EU calls for crisis talks over GM

A GM plant in Brazil
GM is struggling in the dire market for new cars

The European Commission has called for a crisis meeting among EU states hosting General Motors (GM) plants.

EU Industry Commissioner Guenter Verheugen said that the way GM was "dealing with the issue of Europe is not acceptable".

Earlier, the troubled carmaker's auditors said there was "substantial doubt" about the ability of General Motors to stay afloat.

Last week GM posted a $30.9bn (21.9bn) loss for 2008.

It also warned that 2009 was set to be "challenging".

Shares in General Motors fell more than 15% in New York trading.

European worries

We expect GM to disclose everything
Guenter Verheugen, EU Industry Commissioner

Earlier this week, GM's top executive warned the European divisions of General Motors (GM) could collapse within weeks without European governments' help - costing up to 300,000 jobs.

Chief operating officer Fritz Henderson also said governments should step in immediately to ensure GM Europe did not run out of money by April or May.

Mr Verheugen said: "We expect GM to disclose everything,

"What are their plans with their European daughter companies and locations?
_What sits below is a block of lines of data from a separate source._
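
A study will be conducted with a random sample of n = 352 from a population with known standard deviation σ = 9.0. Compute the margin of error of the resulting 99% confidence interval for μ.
Margin of error = 1.24

Margin of error = z* · σ/√n
= 2.576 · 9.0/√352
= 2.576 · 9.0/18.7617
= 1.24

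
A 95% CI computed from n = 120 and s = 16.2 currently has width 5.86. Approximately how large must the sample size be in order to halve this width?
n ≈ 480

CI width ∝ 1/√n
To reduce width by factor 2, need √n to grow by 2 → need 2² = 4 times as many samples.

Current: n = 120, width = 5.86
New: n = 480, width ≈ 2.91

Width reduced by factor of 5.86/2.91 = 2.01.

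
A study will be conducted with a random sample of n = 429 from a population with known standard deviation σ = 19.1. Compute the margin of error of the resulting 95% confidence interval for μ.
Margin of error = 1.81

Margin of error = z* · σ/√n
= 1.960 · 19.1/√429
= 1.960 · 19.1/20.7123
= 1.81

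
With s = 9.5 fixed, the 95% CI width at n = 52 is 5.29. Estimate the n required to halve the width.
n ≈ 208

CI width ∝ 1/√n
To reduce width by factor 2, need √n to grow by 2 → need 2² = 4 times as many samples.

Current: n = 52, width = 5.29
New: n = 208, width ≈ 2.60

Width reduced by factor of 5.29/2.60 = 2.03.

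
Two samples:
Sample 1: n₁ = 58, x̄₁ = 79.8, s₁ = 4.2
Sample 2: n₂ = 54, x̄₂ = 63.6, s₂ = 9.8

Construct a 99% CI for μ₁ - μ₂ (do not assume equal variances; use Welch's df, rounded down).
(12.38, 20.02)

Difference: x̄₁ - x̄₂ = 16.20
SE = √(s₁²/n₁ + s₂²/n₂) = √(4.2²/58 + 9.8²/54) = 1.4431
df = 70.75 → 70 (Welch–Satterthwaite, rounded down)
t* = 2.648

CI: 16.20 ± 2.648 · 1.4431 = 16.20 ± 3.82 = (12.38, 20.02)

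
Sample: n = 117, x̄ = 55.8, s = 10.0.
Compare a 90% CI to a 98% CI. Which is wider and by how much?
98% CI is wider by 1.29

df = 116
90% CI: t* = 1.658, (54.27, 57.33), width = 2 · t* · s/√n = 3.07
98% CI: t* = 2.359, (53.62, 57.98), width = 2 · t* · s/√n = 4.36

The 98% CI is wider by 4.36 - 3.07 = 1.29.
Higher confidence requires a wider interval.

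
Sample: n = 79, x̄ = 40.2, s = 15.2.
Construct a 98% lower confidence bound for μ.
μ ≥ 36.63

Lower bound (one-sided):
t* = 2.089 (one-sided for 98%)
Lower bound = x̄ - t* · s/√n = 40.2 - 2.089 · 15.2/√79 = 36.63

We are 98% confident that μ ≥ 36.63.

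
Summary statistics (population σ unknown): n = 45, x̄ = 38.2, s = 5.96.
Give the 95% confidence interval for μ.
(36.41, 39.99)

t-interval (σ unknown):
df = n - 1 = 44
t* = 2.015 for 95% confidence

Margin of error = t* · s/√n = 2.015 · 5.96/√45 = 1.79

CI: (36.41, 39.99)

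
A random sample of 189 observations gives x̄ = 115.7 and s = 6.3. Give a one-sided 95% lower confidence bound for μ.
μ ≥ 114.94

Lower bound (one-sided):
t* = 1.653 (one-sided for 95%)
Lower bound = x̄ - t* · s/√n = 115.7 - 1.653 · 6.3/√189 = 114.94

We are 95% confident that μ ≥ 114.94.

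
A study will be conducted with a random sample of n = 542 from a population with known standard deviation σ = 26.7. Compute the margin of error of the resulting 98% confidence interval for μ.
Margin of error = 2.67

Margin of error = z* · σ/√n
= 2.326 · 26.7/√542
= 2.326 · 26.7/23.2809
= 2.67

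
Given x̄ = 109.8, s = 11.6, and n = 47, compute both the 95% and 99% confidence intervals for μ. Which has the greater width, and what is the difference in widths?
99% CI is wider by 2.28

df = 46
95% CI: t* = 2.013, (106.39, 113.21), width = 2 · t* · s/√n = 6.81
99% CI: t* = 2.687, (105.25, 114.35), width = 2 · t* · s/√n = 9.09

The 99% CI is wider by 9.09 - 6.81 = 2.28.
Higher confidence requires a wider interval.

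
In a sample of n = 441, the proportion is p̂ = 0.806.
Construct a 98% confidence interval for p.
(0.762, 0.850)

Proportion CI:
SE = √(p̂(1-p̂)/n) = √(0.806 · 0.194 / 441) = 0.01883

z* = 2.326
Margin = z* · SE = 2.326 · 0.01883 = 0.0438

CI: 0.806 ± 0.0438 = (0.762, 0.850)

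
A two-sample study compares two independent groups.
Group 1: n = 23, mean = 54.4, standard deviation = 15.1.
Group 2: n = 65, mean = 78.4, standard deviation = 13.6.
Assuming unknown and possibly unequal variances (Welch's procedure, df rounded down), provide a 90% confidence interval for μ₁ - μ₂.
(-30.04, -17.96)

Difference: x̄₁ - x̄₂ = -24.00
SE = √(s₁²/n₁ + s₂²/n₂) = √(15.1²/23 + 13.6²/65) = 3.5720
df = 35.44 → 35 (Welch–Satterthwaite, rounded down)
t* = 1.690

CI: -24.00 ± 1.690 · 3.5720 = -24.00 ± 6.04 = (-30.04, -17.96)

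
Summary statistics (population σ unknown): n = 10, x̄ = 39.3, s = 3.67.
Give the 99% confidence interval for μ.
(35.53, 43.07)

t-interval (σ unknown):
df = n - 1 = 9
t* = 3.250 for 99% confidence

Margin of error = t* · s/√n = 3.250 · 3.67/√10 = 3.77

CI: (35.53, 43.07)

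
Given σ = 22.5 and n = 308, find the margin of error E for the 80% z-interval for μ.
Margin of error = 1.64

Margin of error = z* · σ/√n
= 1.282 · 22.5/√308
= 1.282 · 22.5/17.5499
= 1.64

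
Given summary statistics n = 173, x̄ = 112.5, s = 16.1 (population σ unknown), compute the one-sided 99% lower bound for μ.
μ ≥ 109.63

Lower bound (one-sided):
t* = 2.348 (one-sided for 99%)
Lower bound = x̄ - t* · s/√n = 112.5 - 2.348 · 16.1/√173 = 109.63

We are 99% confident that μ ≥ 109.63.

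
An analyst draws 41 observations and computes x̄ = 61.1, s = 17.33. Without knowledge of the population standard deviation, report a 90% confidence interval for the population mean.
(56.54, 65.66)

t-interval (σ unknown):
df = n - 1 = 40
t* = 1.684 for 90% confidence

Margin of error = t* · s/√n = 1.684 · 17.33/√41 = 4.56

CI: (56.54, 65.66)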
What are they doing with property rights, and especially is GM prepared to maintain responsibility for the European companies or not?"

He said that at the emergency meeting he wanted to find out "what the different member states that have GM sites are considering to do".
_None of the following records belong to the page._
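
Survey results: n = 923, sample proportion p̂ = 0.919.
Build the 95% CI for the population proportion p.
(0.901, 0.937)

Proportion CI:
SE = √(p̂(1-p̂)/n) = √(0.919 · 0.081 / 923) = 0.00898

z* = 1.960
Margin = z* · SE = 1.960 · 0.00898 = 0.0176

CI: 0.919 ± 0.0176 = (0.901, 0.937)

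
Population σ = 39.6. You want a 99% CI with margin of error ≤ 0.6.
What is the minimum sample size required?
n ≥ 28906

For margin E ≤ 0.6:
n ≥ (z* · σ / E)²
n ≥ (2.576 · 39.6 / 0.6)²
n ≥ 28905.44

Minimum n = 28906 (rounding up)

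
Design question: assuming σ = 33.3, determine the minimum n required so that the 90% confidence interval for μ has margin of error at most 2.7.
n ≥ 412

For margin E ≤ 2.7:
n ≥ (z* · σ / E)²
n ≥ (1.645 · 33.3 / 2.7)²
n ≥ 411.62

Minimum n = 412 (rounding up)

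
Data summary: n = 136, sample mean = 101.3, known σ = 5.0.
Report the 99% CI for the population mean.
(100.20, 102.40)

z-interval (σ known):
z* = 2.576 for 99% confidence

Margin of error = z* · σ/√n = 2.576 · 5.0/√136 = 1.10

CI: (101.3 - 1.10, 101.3 + 1.10) = (100.20, 102.40)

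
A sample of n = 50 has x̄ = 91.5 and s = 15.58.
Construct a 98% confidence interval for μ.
(86.20, 96.80)

t-interval (σ unknown):
df = n - 1 = 49
t* = 2.405 for 98% confidence

Margin of error = t* · s/√n = 2.405 · 15.58/√50 = 5.30

CI: (86.20, 96.80)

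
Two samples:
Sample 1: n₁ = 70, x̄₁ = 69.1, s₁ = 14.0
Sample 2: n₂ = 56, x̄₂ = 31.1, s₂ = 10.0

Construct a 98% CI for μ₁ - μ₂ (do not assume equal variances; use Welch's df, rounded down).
(32.95, 43.05)

Difference: x̄₁ - x̄₂ = 38.00
SE = √(s₁²/n₁ + s₂²/n₂) = √(14.0²/70 + 10.0²/56) = 2.1414
df = 122.54 → 122 (Welch–Satterthwaite, rounded down)
t* = 2.357

CI: 38.00 ± 2.357 · 2.1414 = 38.00 ± 5.05 = (32.95, 43.05)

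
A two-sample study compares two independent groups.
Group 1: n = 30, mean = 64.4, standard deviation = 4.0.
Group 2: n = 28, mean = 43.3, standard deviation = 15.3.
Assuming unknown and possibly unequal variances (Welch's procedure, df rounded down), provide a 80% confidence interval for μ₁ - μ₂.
(17.19, 25.01)

Difference: x̄₁ - x̄₂ = 21.10
SE = √(s₁²/n₁ + s₂²/n₂) = √(4.0²/30 + 15.3²/28) = 2.9822
df = 30.44 → 30 (Welch–Satterthwaite, rounded down)
t* = 1.310

CI: 21.10 ± 1.310 · 2.9822 = 21.10 ± 3.91 = (17.19, 25.01)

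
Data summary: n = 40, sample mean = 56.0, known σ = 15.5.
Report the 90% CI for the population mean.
(51.97, 60.03)

z-interval (σ known):
z* = 1.645 for 90% confidence

Margin of error = z* · σ/√n = 1.645 · 15.5/√40 = 4.03

CI: (56.0 - 4.03, 56.0 + 4.03) = (51.97, 60.03)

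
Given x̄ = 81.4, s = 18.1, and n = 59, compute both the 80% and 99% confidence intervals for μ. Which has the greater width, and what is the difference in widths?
99% CI is wider by 6.44

df = 58
80% CI: t* = 1.296, (78.35, 84.45), width = 2 · t* · s/√n = 6.11
99% CI: t* = 2.663, (75.12, 87.68), width = 2 · t* · s/√n = 12.55

The 99% CI is wider by 12.55 - 6.11 = 6.44.
Higher confidence requires a wider interval.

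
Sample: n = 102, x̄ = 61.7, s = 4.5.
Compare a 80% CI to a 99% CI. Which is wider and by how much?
99% CI is wider by 1.19

df = 101
80% CI: t* = 1.290, (61.13, 62.27), width = 2 · t* · s/√n = 1.15
99% CI: t* = 2.625, (60.53, 62.87), width = 2 · t* · s/√n = 2.34

The 99% CI is wider by 2.34 - 1.15 = 1.19.
Higher confidence requires a wider interval.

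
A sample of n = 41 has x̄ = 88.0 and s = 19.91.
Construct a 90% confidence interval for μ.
(82.76, 93.24)

t-interval (σ unknown):
df = n - 1 = 40
t* = 1.684 for 90% confidence

Margin of error = t* · s/√n = 1.684 · 19.91/√41 = 5.24

CI: (82.76, 93.24)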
EU countries that have GM-related production plants include Britain, Belgium, Poland, Germany, Spain and Sweden. Some other EU states host suppliers.

Liquidation fear

Ongoing losses and the struggle to generate cash flow meant the firm's ability to continue as a going concern should be questioned, said the auditors.

The firm, which plans to cut 47,000 jobs, has said it might need another $22.6bn in government loans to survive.

It had already received $13.4bn in federal loans as it struggles in what analysts say is the worst vehicle sales market in 27 years.

GM said that its creditors had decided not to force the company to repay more than $6bn in loans following the auditor's warning, in order to let GM press the case for more government financial aid.

"The corporation's recurring losses from operations, stockholders' deficit, and inability to generate sufficient cash flow to meet its obligations and sustain its operations raise substantial doubt about its ability to continue as a going concern," auditors for Deloitte & Touche wrote in the annual report.

GM reiterated on Thursday that a bankruptcy filing could lead to liquidation, as the company would not have enough funds to finance its reorganisation.

Besides, consumers could be reluctant to buy bankrupt carmakers' vehicles, GM said.

According to GM, its February sales plummeted 53% from a year earlier, while its rival Ford posted a 48% drop.

The auditors' remarks reflect comments already made by the firm about its difficulties.

GM said in its annual report: "Our future is dependent on our ability to execute our viability plan.

"If we fail to do so for any reason, we would not be able to continue as a going concern and could potentially be forced to seek relief through a filing under the US bankruptcy code."